The 25-year-old, who, along with wife Ellen, travels on mission trips to the Dominican Republic and Zambia, as well as to U.S. cities Dallas and Los Angeles each offseason, became the first National League player in 46 years to take home both the Cy Young Award (league’s top pitcher) and the MVP (best overall player).
“Wow,” Kershaw told media after hearing the announcement and becoming only the 11th player to ever win both. “I’m blown away right now.”
During the season, opposing batters were the ones blown away by Kershaw, who has been featured in Sports Spectrum in several exclusive interviews the past few years.
He threw a no-hitter this season, had a stretch of 41 scoreless innings, and he led the league in victories (he was 21-3), winning percentage (.875) and ERA (1.77), leading that category for the fourth straight year and becoming the first pitcher to ever do that. He also struck out 239 and walked only 31.
The Cy Young Award, which Kershaw won unanimously, was his second straight and third in four years, making him the youngest to win that many so early in his career.
All of that while missing five weeks near the beginning of the season because of a strained muscle in his upper back.

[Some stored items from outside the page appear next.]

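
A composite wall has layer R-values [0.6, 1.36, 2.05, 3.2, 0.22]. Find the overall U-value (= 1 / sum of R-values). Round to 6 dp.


R_total = 0.6 + 1.36 + 2.05 + 3.2 + 0.22 = 7.43
U = 1/7.43 = 0.134590

0.134590


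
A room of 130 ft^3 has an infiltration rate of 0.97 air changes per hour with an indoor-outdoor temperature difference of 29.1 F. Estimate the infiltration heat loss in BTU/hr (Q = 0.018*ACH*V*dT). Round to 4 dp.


Q = 0.018 * 0.97 * 130 * 29.1 = 66.0512 BTU/hr

66.0512 BTU/hr


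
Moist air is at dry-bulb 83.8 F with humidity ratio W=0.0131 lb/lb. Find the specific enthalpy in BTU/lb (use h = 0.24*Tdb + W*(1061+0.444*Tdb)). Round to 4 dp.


h = 0.24*83.8 + 0.0131*(1061+0.444*83.8) = 34.4985 BTU/lb

34.4985 BTU/lb


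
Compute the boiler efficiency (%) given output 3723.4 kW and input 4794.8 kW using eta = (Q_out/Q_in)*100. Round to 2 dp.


eta = (3723.4/4794.8)*100 = 77.65 %

77.65 %


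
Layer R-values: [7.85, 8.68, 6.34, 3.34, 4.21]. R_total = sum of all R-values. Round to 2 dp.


R_total = 7.85 + 8.68 + 6.34 + 3.34 + 4.21 = 30.42

30.42


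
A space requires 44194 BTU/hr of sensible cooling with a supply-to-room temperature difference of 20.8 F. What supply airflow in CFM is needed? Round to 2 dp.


CFM = 44194 / (1.08 * 20.8) = 1967.33

1967.33 CFM


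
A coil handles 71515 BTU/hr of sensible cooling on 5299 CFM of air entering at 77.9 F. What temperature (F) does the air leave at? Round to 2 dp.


dT = 71515/(1.08*5299) = 12.4962
T_leave = 77.9 - 12.4962 = 65.40 F

65.40 F


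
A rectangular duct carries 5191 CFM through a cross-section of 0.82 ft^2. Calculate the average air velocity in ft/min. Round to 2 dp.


V = 5191 / 0.82 = 6330.49 ft/min

6330.49 ft/min


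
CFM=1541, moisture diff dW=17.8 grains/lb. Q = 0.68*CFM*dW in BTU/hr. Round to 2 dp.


Q = 0.68 * 1541 * 17.8 = 18652.26 BTU/hr

18652.26 BTU/hr


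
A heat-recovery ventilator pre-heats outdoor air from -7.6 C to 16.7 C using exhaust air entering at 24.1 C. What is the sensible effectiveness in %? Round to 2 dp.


eff = (16.7-(-7.6))/(24.1-(-7.6))*100 = 76.66 %

76.66 %


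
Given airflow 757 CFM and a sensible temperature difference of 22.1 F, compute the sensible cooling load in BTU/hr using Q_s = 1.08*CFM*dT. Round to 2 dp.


Q = 1.08 * 757 * 22.1 = 18068.08 BTU/hr

18068.08 BTU/hr


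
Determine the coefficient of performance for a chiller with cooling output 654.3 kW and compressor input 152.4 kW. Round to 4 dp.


COP = 654.3 / 152.4 = 4.2933

4.2933


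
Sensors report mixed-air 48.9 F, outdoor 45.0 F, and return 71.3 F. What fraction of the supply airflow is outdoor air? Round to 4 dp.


frac = (48.9 - 71.3) / (45.0 - 71.3) = 0.8517

0.8517


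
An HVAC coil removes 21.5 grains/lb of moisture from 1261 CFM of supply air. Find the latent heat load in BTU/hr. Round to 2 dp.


Q = 0.68 * 1261 * 21.5 = 18435.82 BTU/hr

18435.82 BTU/hr


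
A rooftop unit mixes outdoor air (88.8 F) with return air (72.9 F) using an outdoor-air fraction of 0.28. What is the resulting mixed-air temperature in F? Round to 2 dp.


T_mix = 0.28*88.8 + 0.72*72.9 = 77.35 F

77.35 F


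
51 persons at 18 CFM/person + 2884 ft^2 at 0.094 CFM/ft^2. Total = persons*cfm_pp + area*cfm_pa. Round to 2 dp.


Total = 51*18 + 2884*0.094 = 1189.10 CFM

1189.10 CFM


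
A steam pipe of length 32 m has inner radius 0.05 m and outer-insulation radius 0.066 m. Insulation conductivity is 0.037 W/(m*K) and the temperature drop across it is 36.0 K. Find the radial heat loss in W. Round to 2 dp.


Q = 2*pi*0.037*32*36.0/ln(0.066/0.05) = 964.64 W

964.64 W


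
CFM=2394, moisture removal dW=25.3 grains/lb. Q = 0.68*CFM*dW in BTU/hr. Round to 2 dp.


Q = 0.68 * 2394 * 25.3 = 41186.38 BTU/hr

41186.38 BTU/hr


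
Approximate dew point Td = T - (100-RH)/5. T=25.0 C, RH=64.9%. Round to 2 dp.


Td = 25.0 - (100-64.9)/5 = 17.98 C

17.98 C


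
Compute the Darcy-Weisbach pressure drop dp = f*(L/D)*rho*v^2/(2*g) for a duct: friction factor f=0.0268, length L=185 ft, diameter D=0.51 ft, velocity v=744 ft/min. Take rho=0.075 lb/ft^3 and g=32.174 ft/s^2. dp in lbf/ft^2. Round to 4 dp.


v_fps = 744/60 = 12.4 ft/s
dp = 0.0268*(185/0.51)*0.075*12.4^2/(2*32.174) = 1.7422 lbf/ft^2

1.7422 lbf/ft^2


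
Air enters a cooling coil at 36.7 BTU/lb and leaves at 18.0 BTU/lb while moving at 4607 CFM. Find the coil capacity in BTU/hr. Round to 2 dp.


Q = 4.5 * 4607 * (36.7 - 18.0) = 387679.05 BTU/hr

387679.05 BTU/hr


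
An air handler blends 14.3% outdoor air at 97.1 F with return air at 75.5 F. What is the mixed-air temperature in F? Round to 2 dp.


T_mix = 75.5 + (14.3/100)*(97.1-75.5) = 78.59 F

78.59 F


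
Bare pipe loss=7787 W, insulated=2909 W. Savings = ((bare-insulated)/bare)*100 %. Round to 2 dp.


Savings = ((7787-2909)/7787)*100 = 62.64 %

62.64 %


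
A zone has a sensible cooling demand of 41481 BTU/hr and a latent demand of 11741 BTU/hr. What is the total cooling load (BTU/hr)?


Qt = 41481 + 11741 = 53222 BTU/hr

53222 BTU/hr


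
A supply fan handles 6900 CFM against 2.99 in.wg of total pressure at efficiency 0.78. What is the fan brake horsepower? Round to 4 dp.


BHP = 6900 * 2.99 / (6356 * 0.78) = 4.1614 hp

4.1614 hp


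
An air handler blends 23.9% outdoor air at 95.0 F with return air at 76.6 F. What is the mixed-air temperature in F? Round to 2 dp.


T_mix = 76.6 + (23.9/100)*(95.0-76.6) = 81.00 F

81.00 F


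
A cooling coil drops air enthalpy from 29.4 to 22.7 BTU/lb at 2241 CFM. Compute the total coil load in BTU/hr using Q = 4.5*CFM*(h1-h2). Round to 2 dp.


Q = 4.5 * 2241 * (29.4 - 22.7) = 67566.15 BTU/hr

67566.15 BTU/hr


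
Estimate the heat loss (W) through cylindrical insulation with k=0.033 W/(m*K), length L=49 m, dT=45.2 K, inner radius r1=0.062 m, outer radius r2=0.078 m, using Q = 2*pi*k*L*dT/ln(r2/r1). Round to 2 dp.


Q = 2*pi*0.033*49*45.2/ln(0.078/0.062) = 2000.34 W

2000.34 W


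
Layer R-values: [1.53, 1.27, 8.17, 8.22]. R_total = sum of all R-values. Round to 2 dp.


R_total = 1.53 + 1.27 + 8.17 + 8.22 = 19.19

19.19


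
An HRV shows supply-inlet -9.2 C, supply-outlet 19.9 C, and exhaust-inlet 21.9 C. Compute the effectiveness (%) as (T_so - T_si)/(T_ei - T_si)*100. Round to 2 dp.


eff = (19.9-(-9.2))/(21.9-(-9.2))*100 = 93.57 %

93.57 %


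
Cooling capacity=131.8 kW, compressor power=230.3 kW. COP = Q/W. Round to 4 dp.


COP = 131.8 / 230.3 = 0.5723

0.5723


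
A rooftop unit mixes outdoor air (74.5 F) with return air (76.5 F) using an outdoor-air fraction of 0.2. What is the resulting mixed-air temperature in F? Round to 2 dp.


T_mix = 0.2*74.5 + 0.8*76.5 = 76.10 F

76.10 F


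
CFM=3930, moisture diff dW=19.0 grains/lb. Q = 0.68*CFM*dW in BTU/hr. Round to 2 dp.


Q = 0.68 * 3930 * 19.0 = 50775.60 BTU/hr

50775.60 BTU/hr


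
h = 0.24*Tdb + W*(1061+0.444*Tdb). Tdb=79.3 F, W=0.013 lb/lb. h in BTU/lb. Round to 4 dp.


h = 0.24*79.3 + 0.013*(1061+0.444*79.3) = 33.2827 BTU/lb

33.2827 BTU/lb


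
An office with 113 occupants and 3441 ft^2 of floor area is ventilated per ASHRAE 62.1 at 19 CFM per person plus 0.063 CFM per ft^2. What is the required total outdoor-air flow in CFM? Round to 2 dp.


Total = 113*19 + 3441*0.063 = 2363.78 CFM

2363.78 CFM


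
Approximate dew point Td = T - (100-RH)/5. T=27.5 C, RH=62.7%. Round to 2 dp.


Td = 27.5 - (100-62.7)/5 = 20.04 C

20.04 C


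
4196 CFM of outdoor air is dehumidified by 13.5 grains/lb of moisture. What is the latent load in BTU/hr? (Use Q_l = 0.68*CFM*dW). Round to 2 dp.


Q = 0.68 * 4196 * 13.5 = 38519.28 BTU/hr

38519.28 BTU/hr


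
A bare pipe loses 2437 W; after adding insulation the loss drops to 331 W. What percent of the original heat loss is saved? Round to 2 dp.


Savings = ((2437-331)/2437)*100 = 86.42 %

86.42 %


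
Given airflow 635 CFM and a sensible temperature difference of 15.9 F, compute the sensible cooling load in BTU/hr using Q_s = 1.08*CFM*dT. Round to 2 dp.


Q = 1.08 * 635 * 15.9 = 10904.22 BTU/hr

10904.22 BTU/hr


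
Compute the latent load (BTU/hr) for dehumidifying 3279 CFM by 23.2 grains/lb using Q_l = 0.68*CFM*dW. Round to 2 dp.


Q = 0.68 * 3279 * 23.2 = 51729.50 BTU/hr

51729.50 BTU/hr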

While his dominance on the baseball diamond was evident, his passion to help others was even more so.
His foundation, Kershaw’s Challenge (www.kershawschallenge.com), which was very active this year, points people to Christ, as evidenced in the opening sentence of its mission statement: “Kershaw’s Challenge is a Christ-centered, others-focused organization. We exist to encourage people to use whatever God-given passion or talent they have to make a difference and give back to people in need. We want to empower people to use their spheres of influence to positively impact communities and to expand God’s Kingdom. We believe that God can transform at-risk children and neighborhoods through the benevolence and impact of others.”
This past year, Kershaw’s Challenge partnered with four organizations to help reach people all over the world and 100 percent of donations were distributed to these organizations, with each receiving 25 percent (CURE International for their help in providing surgeries for children in Zambia; Arise Africa to build another children’s home; Dream Center, which ministers to people in Los Angeles and Mercy Street, which is building a “Field of Dreams” Little League field in the inner-city of the Kershaw’s hometown of Dallas, Texas.
“For me it’s about the legacy you leave off the field,” Kershaw said in an I Am Second video about his faith and how it inspires him and his wife to give back. “We’re just doing the part that God gave us. You can’t think that we can change the whole country by ourselves, but God can.”